From Amiens, which, having been triumphant, became a perfect municipal republic, the example propagated itself throughout the rest of Picardy, the Isle of France, Normandy, Brittany, and Burgundy, and by degrees, without any revolutionary shocks, reached the region of Lyons, where the consulate, a characteristic institution of southern Communes, ended.
From Flanders, also, the movement spread in the direction of the German Empire; and there, too, the struggle was animated, and victorious against the aristocracy, until at last the great system of enfranchisement prevailed; and the cities of the west and south formed a confederation against the nobles, whilst those in the north formed the famous Teutonic Hanse, so celebrated for its maritime commerce.
The centre of France slowly followed the movement; but its progress was considerably delayed by the close influence of royalty, which sometimes conceded large franchises, and sometimes suppressed the least claims to independence. The kings, who willingly favoured Communes on the properties of their neighbours, did not so much care to see them forming on their own estates; unless the exceptional position and importance of any town required a wise exercise of tolerance. Thus Orleans, situated in the heart of the royal domains, was roughly repulsed in its first movement; whilst Mantes, which was on the frontier of the Duchy of Normandy, and still under the King of England, had but to ask in order to receive its franchise from the King of France.
It was particularly in the royal domains that cities were to be found, which, although they did not possess the complete independence of communes, had a certain amount of liberty and civil guarantees. They had neither the right of war, the watch-tower, nor the exclusive jurisdiction over their elected magistrates, for the bailiffs and the royal provosts represented the sovereign amongst them (Fig. 39).
[Illustration: Fig. 39.--Bailliage, or Tribunal of the King's Bailiff.--Fac-simile of an Engraving on Wood in the Work of Josse Damhoudere, "Praxis Rerum Civilium." (Antwerp, 1557, in 4to.).]

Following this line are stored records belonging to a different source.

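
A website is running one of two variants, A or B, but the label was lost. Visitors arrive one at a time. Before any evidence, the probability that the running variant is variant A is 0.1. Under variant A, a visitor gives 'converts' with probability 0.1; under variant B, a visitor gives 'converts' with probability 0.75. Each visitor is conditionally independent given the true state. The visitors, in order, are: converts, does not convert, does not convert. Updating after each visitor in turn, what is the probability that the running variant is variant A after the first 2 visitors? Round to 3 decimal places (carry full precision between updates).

Each posterior becomes the prior for the next update.
After 'converts': P(A) = 0.1·0.1000 / (0.1·0.1000 + 0.75·0.9000) ≈ 0.0146
After 'does not convert': P(A) = 0.9·0.0146 / (0.9·0.0146 + 0.25·0.9854) ≈ 0.0506

0.051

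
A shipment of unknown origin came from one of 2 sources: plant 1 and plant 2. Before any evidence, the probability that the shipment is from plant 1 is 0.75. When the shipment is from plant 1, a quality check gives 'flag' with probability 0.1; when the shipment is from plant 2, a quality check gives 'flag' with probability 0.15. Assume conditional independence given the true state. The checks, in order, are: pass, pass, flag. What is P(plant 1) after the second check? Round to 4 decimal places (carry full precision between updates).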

In Paris, less than anywhere, could the kings consent to the organization of an independent political System, although that city succeeded in creating for itself a municipal existence. The middle-class influence originated in a Gallo-Roman corporation. The Company of _Nautes_ or "the Corporation of the Water Trade," formed a centre round which were successively attached various bodies of different trades. Gradually a strong concourse of civic powers was established, which succeeded in electing a municipal council, composed of a provost of merchants, four aldermen, and twenty-six councillors of the town. This council afterwards succeeded in overstepping the royal influence at difficult times, and was destined to play a prominent part in history.
There also sprang up a lower order of towns or boroughs than these bourgeois cities, which were especially under the Crown. Not having sufficient strength to claim a great amount of liberty, they were obliged to be satisfied with a few privileges, conceded to them by the nobles, for the most part with a political end. These were the Free Towns or New Towns which we have already named.
However it came about, it is certain that although during the tenth century feudal power was almost supreme in Europe, as early as the twelfth century the municipal system had gained great weight, and was constantly progressing until the policy of the kingdom became developed on a more and more extended basis, so that it was then necessary for it to give up its primitive nature, and to participate in the great movement of consolidisation and national unity. In this way the position of the large towns in the state relatively lost their individual position, and became somewhat analogous, as compared with the kingdom at large, to that formerly held by bourgeois in the cities. Friendly ties arose between provinces; and distinct and rival interests were effaced by the general aspiration towards common objects. The towns were admitted to the states general, and the citizens of various regions mixed as representatives of the _Tiers Etat_. Three orders thus met, who were destined to struggle for predominance in the future.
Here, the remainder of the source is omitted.